Ganz ruhig, lesen, es steht ja auch da bei Gigabyte, normal nicht aber er Checkt das nach. Nicht gleich überreagieren.


----------



## Roboterblut (21. Oktober 2016)

*AW: Hersteller führen Firmware-Updates für GeForce GTX 1070 wegen Speicherfehlern!*

Hallo,

ich habe auch eine Gigabyte G1 Gaming und Gelegentlich Artefakte im Desktop Betrieb! im 3D Betrieb ist alles gut, nur 2D habe ich manchmal Probleme. Hoffentlich kommt da bald was von Gigabyte! Ob ich Micron oder Samsung Speicher habe werde ich heute Abend mal checken wenn ich wieder zuhause bin.


----------



## KonterSchock (21. Oktober 2016)

*AW: Hersteller führen Firmware-Updates für GeForce GTX 1070 wegen Speicherfehlern!*

Hab micron und bisher keine Schmerzen.


----------



## Pinhead (22. Oktober 2016)

*AW: Hersteller führen Firmware-Updates für GeForce GTX 1070 wegen Speicherfehlern!*

Hallo.

Die Headline ist irreführend.Sie sagt aus,das alle Nvidiakarten Probleme haben.
Gruss


----------



## Hurets (22. Oktober 2016)

*AW: Hersteller führen Firmware-Updates für GeForce GTX 1070 wegen Speicherfehlern!*

Danke schön für die Info und den Link.


----------



## memphis@Mg (24. Oktober 2016)

*AW: Hersteller führen Firmware-Updates für GeForce GTX 1070 wegen Speicherfehlern!*

Hab leider auch microns unter einer pailt jetstream aber die machen 400 MHz mehr ohne Probleme zu machen.

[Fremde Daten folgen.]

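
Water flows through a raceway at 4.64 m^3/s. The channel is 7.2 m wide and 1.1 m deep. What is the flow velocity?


Cross-sectional area = W * d = 7.2 * 1.1 = 7.92 m^2
Velocity = Q / A = 4.64 / 7.92 = 0.585859 m/s

0.585859 m/s


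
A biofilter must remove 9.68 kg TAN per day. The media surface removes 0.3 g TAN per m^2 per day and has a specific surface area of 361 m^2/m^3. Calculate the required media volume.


A = 9.68*1000 / 0.3 = 32266.667 m^2
V = 32266.667 / 361 = 89.3813

89.3813 m^3


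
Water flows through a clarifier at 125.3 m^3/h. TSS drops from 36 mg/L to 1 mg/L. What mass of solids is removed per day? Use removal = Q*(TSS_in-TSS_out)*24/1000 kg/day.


Concentration drop: TSS_in - TSS_out = 36 - 1 = 35 mg/L
Hourly solids removed = Q * dTSS = 125.3 m^3/h * 35 mg/L = 4385.5 g/h  (m^3/h * mg/L = g/h)
Daily solids removed = 4385.5 * 24 = 105252 g/day
Convert g to kg: 105252 / 1000 = 105.252 kg/day

105.252 kg/day


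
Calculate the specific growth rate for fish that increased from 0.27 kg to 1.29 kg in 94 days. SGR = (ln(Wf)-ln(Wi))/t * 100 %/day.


ln(W_f) = ln(1.29) = 0.25464222
ln(W_i) = ln(0.27) = -1.3093333
ln(W_f) - ln(W_i) = 0.25464222 - -1.3093333 = 1.5639755
SGR = 1.5639755 / 94 * 100 = 1.6638 %/day

1.6638 %/day


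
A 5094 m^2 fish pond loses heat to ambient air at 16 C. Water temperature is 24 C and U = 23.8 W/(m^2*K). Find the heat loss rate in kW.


Temperature difference dT = 24 - 16 = 8 K
Heat loss (W) = U * A * dT = 23.8 * 5094 * 8 = 969897.6 W
Convert to kW: 969897.6 / 1000 = 969.8976 kW

969.8976 kW


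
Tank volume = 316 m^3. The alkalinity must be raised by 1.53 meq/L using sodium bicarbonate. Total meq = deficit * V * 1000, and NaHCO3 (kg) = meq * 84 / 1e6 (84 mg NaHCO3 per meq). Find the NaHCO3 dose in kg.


Tank volume in L = 316 m^3 * 1000 = 316000 L
Total meq required = 1.53 meq/L * 316000 L = 483480 meq
NaHCO3 mass = 483480 meq * 84 mg/meq / 1e6 = 40.6123 kg

40.6123 kg


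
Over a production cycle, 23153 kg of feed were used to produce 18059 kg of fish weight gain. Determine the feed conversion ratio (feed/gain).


FCR = feed consumed / weight gained
FCR = 23153 kg / 18059 kg = 1.28208

1.28208


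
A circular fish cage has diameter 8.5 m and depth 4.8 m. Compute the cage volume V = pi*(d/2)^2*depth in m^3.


r = d/2 = 8.5/2 = 4.25 m
Base area = pi*r^2 = pi*4.25^2 = 56.745017 m^2
Volume = 56.745017 * 4.8 = 272.376 m^3

272.376 m^3


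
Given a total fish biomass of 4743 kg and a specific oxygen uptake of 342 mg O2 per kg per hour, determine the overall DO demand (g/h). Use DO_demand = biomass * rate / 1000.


Total O2 consumption (mg/h) = 4743 kg * 342 mg/(kg*h) = 1622106 mg/h
Convert to g/h: 1622106 / 1000 = 1622.106 g/h

1622.106 g/h


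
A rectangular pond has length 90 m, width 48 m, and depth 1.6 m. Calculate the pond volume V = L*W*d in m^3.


Base area = L * W = 90 * 48 = 4320 m^2
Volume = area * depth = 4320 * 1.6 = 6912 m^3

6912 m^3


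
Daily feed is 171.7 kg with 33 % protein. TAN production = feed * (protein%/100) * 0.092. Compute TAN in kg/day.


Protein in feed = 171.7 * 33/100 = 56.661 kg/day
TAN = protein * 0.092 = 56.661 * 0.092 = 5.212812 kg/day

5.212812 kg/day


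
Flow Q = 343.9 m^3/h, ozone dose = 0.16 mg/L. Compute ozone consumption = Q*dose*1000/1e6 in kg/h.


O3 demand (mg/h) = Q * dose * 1000 = 343.9 * 0.16 * 1000 = 55024 mg/h
Convert mg to kg: 55024 / 1e6 = 0.055024 kg/h

0.055024 kg/h


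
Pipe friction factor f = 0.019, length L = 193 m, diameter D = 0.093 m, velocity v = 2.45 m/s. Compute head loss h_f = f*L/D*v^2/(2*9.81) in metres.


v^2 = 2.45^2 = 6.0025 m^2/s^2
L/D = 193/0.093 = 2075.2688
h_f = f*(L/D)*v^2/(2g) = 0.019 * 2075.2688 * 6.0025 / 19.62 = 12.0632 m

12.0632 m


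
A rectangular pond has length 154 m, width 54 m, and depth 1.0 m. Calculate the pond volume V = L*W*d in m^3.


Base area = L * W = 154 * 54 = 8316 m^2
Volume = area * depth = 8316 * 1.0 = 8316 m^3

8316 m^3


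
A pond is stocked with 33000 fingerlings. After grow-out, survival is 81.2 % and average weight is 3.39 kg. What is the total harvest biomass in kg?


Survivors = 33000 * 81.2/100 = 26796 fish
Harvest biomass = survivors * W_f = 26796 * 3.39 = 90838.44 kg

90838.44 kg


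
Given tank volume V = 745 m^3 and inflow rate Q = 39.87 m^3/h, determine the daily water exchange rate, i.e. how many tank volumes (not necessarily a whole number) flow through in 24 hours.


Daily flow volume = 39.87 m^3/h * 24 h = 956.88 m^3/day
Exchanges = daily flow / tank volume = 956.88 / 745 = 1.2844 exchanges/day

1.2844 exchanges/day


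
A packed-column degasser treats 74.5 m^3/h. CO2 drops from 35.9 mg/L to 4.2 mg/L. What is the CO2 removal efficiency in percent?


CO2_out / CO2_in = 4.2 / 35.9 = 0.11699164
Fraction remaining = 0.11699164
efficiency = (1 - 0.11699164) * 100 = 88.3008 %

88.3008 %


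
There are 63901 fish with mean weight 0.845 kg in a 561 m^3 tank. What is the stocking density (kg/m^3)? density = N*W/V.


Total biomass = 63901 fish * 0.845 kg = 53996.345 kg
Density = total biomass / volume = 53996.345 / 561 = 96.2502 kg/m^3

96.2502 kg/m^3


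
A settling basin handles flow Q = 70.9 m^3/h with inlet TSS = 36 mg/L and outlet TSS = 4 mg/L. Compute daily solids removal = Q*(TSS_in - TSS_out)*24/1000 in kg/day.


Concentration drop: TSS_in - TSS_out = 36 - 4 = 32 mg/L
Hourly solids removed = Q * dTSS = 70.9 m^3/h * 32 mg/L = 2268.8 g/h  (m^3/h * mg/L = g/h)
Daily solids removed = 2268.8 * 24 = 54451.2 g/day
Convert g to kg: 54451.2 / 1000 = 54.4512 kg/day

54.4512 kg/day


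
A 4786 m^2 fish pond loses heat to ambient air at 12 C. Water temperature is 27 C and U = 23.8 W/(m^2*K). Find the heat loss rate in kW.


Temperature difference dT = 27 - 12 = 15 K
Heat loss (W) = U * A * dT = 23.8 * 4786 * 15 = 1708602 W
Convert to kW: 1708602 / 1000 = 1708.602 kW

1708.602 kW


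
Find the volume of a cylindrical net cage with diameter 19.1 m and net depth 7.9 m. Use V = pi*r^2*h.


r = d/2 = 19.1/2 = 9.55 m
Base area = pi*r^2 = pi*9.55^2 = 286.5211 m^2
Volume = 286.5211 * 7.9 = 2263.52 m^3

2263.52 m^3


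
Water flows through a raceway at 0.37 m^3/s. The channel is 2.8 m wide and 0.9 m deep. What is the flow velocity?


Cross-sectional area = W * d = 2.8 * 0.9 = 2.52 m^2
Velocity = Q / A = 0.37 / 2.52 = 0.146825 m/s

0.146825 m/s


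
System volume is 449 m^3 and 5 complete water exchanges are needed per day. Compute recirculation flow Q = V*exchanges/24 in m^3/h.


Daily recirculation volume = 449 m^3 * 5 = 2245 m^3/day
Flow rate Q = daily volume / 24 h = 2245 / 24 = 93.5417 m^3/h

93.5417 m^3/h


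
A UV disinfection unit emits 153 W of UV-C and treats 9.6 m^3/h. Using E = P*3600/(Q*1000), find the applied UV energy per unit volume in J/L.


Energy delivered per hour = 153 W * 3600 s = 550800 J/h
Volume treated per hour = 9.6 m^3/h * 1000 = 9600 L/h
dose = 550800 / 9600 = 57.375 J/L

57.375 J/L


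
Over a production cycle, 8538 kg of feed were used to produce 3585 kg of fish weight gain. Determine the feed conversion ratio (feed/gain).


FCR = feed consumed / weight gained
FCR = 8538 kg / 3585 kg = 2.38159

2.38159


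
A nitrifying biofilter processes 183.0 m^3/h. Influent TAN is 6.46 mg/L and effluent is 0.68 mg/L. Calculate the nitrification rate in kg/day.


Concentration drop: TAN_in - TAN_out = 6.46 - 0.68 = 5.78 mg/L
Hourly TAN removed = Q * dTAN = 183.0 m^3/h * 5.78 mg/L = 1057.74 g/h  (m^3/h * mg/L = g/h)
Daily TAN removed = 1057.74 * 24 = 25385.76 g/day
Convert to kg/day: 25385.76 / 1000 = 25.38576 kg/day

25.38576 kg/day


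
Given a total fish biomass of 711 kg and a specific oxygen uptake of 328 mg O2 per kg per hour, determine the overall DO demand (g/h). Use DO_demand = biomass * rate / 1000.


Total O2 consumption (mg/h) = 711 kg * 328 mg/(kg*h) = 233208 mg/h
Convert to g/h: 233208 / 1000 = 233.208 g/h

233.208 g/h


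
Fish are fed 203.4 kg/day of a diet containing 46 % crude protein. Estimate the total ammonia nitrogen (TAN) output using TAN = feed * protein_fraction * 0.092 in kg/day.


Protein in feed = 203.4 * 46/100 = 93.564 kg/day
TAN = protein * 0.092 = 93.564 * 0.092 = 8.607888 kg/day

8.607888 kg/day


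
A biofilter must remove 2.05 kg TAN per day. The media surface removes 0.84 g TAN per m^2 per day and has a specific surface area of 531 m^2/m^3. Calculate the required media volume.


A = 2.05*1000 / 0.84 = 2440.4762 m^2
V = 2440.4762 / 531 = 4.596

4.596 m^3


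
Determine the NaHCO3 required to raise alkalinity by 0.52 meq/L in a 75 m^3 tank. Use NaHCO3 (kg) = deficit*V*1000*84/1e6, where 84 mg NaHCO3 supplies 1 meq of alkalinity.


Tank volume in L = 75 m^3 * 1000 = 75000 L
Total meq required = 0.52 meq/L * 75000 L = 39000 meq
NaHCO3 mass = 39000 meq * 84 mg/meq / 1e6 = 3.276 kg

3.276 kg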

Auch palit hatte kurzeitig BIOS zum dl verfügbar ist aber wohl auch wieder runtergekommen wurden


----------



## orca113 (24. Oktober 2016)

*AW: Hersteller führen Firmware-Updates für GeForce GTX 1070 wegen Speicherfehlern!*

Also ich besitze eine Gainward GTX1070 Phoenix GS. In deinem Startposting verlinkst du Gainward. Dort soll ich an ein neues Bios kommen. Entweder bin ich mal wieder zu dumm oder da gibt's gar keine Bios Updates. Auf der gesamten Gainward Seite wird für diese Karte kein Bios angeboten. Vielleicht war da mal was.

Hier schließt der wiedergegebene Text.